Due diligence must be taken more seriously. The estimated dollar costs of war fail to take into account the human and social costs, and even still tend to be overly optimistic. The price of fanning the flames of hatred in Islamic countries has also yet to be fully realized.

Whenever there is a question of domestic spending in the U.S., a long debate ensues, the specter of “moral hazard” is evoked, and quick action rarely takes place (if at all). Why then were our same tax dollars spent so liberally on these unneeded wars?

Is this what President Eisenhower was referring to when he famously warnedwe must guard against the acquisition of unwarranted influence, whether sought or unsought, by the military-industrial complex”? A future where military spending was out of control, where money was spent on defense without proper due diligence while simultaneously taking money away from crucial domestic programs? I would say it certainly is; military spending accounted for 24% of the 2012 Federal Budget (education accounted for 4%). Eisenhower made this famous warning in his farewell address in 1961, yet it seems that over 50 years later we still have not heeded his words.

What we see now is people saying we didn’t know what we thought we knew, both in terms of the duration of the war and the reason for invading in the first place (weapons of mass destruction).
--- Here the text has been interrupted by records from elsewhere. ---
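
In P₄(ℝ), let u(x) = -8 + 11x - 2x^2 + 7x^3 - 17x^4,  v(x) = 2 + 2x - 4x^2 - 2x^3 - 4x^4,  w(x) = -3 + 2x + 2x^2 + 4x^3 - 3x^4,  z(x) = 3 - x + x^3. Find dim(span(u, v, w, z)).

Use coordinates relative to {1, x, …, x^4}.
Row-reduce the 4×5 matrix with these as rows.
The echelon form has 3 nonzero rows, so the rank is 3.

dim = 3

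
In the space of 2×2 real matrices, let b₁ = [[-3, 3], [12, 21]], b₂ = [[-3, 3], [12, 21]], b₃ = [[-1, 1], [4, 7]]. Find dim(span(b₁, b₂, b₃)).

Pass to coordinate vectors with respect to the basis {E₁₁, E₁₂, E₂₁, E₂₂}.
Row-reduce the 3×4 matrix with these as rows.
The echelon form has 1 nonzero row, so the rank is 1.

dim = 1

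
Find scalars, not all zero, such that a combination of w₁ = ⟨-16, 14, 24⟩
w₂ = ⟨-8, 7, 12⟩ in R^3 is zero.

w₁ - 2w₂ = 0

Set up α₁w₁ + α₂w₂ = 0 and solve the homogeneous system.
The free variable yields coefficients (1, -2) (any nonzero multiple also works).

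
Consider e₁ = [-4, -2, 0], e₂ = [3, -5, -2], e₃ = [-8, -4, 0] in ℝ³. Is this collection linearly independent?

One vector is a scalar multiple of another, so the set is dependent.

linearly dependent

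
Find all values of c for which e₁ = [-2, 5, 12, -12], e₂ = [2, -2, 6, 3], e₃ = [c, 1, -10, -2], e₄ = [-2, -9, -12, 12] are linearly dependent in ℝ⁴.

c = -19/6

The vectors are dependent exactly when the determinant of the matrix with rows e₁, e₂, e₃, e₄ vanishes.
Expanding, det = -432*c - 1368.
Solving -432*c - 1368 = 0 yields c = -19/6.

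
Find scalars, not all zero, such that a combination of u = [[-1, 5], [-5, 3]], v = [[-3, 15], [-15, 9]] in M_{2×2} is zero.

3u - v = 0

Pass to coordinate vectors relative to the basis {E₁₁, E₁₂, E₂₁, E₂₂}.
Solve the homogeneous system with u, v as columns by row-reducing the coefficient matrix.
The free variable yields coefficients (3, -1) (any nonzero multiple also works).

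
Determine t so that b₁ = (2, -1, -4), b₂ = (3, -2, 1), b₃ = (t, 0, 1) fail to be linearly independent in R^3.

t = -1/9

Dependence holds iff the 3×3 matrix [b₁ b₂ b₃] is singular.
Cofactor expansion gives det = -9*t - 1.
Solving -9*t - 1 = 0 yields t = -1/9.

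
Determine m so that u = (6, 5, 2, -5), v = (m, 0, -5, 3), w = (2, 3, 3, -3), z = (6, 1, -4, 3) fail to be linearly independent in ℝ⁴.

Dependence holds iff the 4×4 matrix [u v w z] is singular.
Expanding, det = 184 - 36*m.
Setting this to zero gives m = 46/9.

m = 46/9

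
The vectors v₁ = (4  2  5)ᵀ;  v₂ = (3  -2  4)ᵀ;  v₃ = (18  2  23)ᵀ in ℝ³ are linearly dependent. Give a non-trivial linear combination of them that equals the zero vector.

Write the vectors as columns of a matrix and find a nonzero vector in its null space.
A generator of the null space is (3, 2, -1).

3v₁ + 2v₂ - v₃ = 0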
Would a misappropriation of trillions of dollars on domestic programs be tolerated? Of course not. We should therefore take this as a lesson learned and reconsider how the U.S. intervenes in foreign affairs.

I have argued for a substantial downsizing of U.S. D.o.D. spending, with some of the money being reallocated to the D.o.S. (and to USAID specifically, to tackle the humanitarian roots of conflict which provide breeding grounds for terrorist activities), and the rest of the money going to underfunded domestic programs (or paying down the deficit).

Other countries do not want our help in the form of military intervention. While the costs of “The War on Terror” were much higher than initially believe, the benefits have been much lower (and in time may prove to be non-existent). The U.S. holds little sway over Iraqi policy since we pulled out in 2011, and recently Afghani President Hamid Karzia has taken up anti-American rhetoric to prove he is not a puppet of the west as the U.S. begins winding down its military efforts in Afghanistan.

Hopefully a lesson (albeit a costly one) has been learned. You cannot impose democracy through war. Democracy must occur organically through a process of empowering the citizens of a country. Less money, spent more carefully through the D.o.S., would go a longer way in achieving the goal of creating strategic regional allies.

We must also work more closely with existing strategic regional allies (in the Middle East, Turkey, Egypt, and Saudi Arabia come to mind) and our allies in Europe and around the world, to ensure a multilateral approach is taken when intervening in another country. This would reduce both the high (monetary) costs and  anti-American sentiment associated with unilateral U.S. military intervention. It should also increase the meager benefits that have come to define “The War on Terror” by creating lasting allies instead of simply running costly “babysitting” campaigns.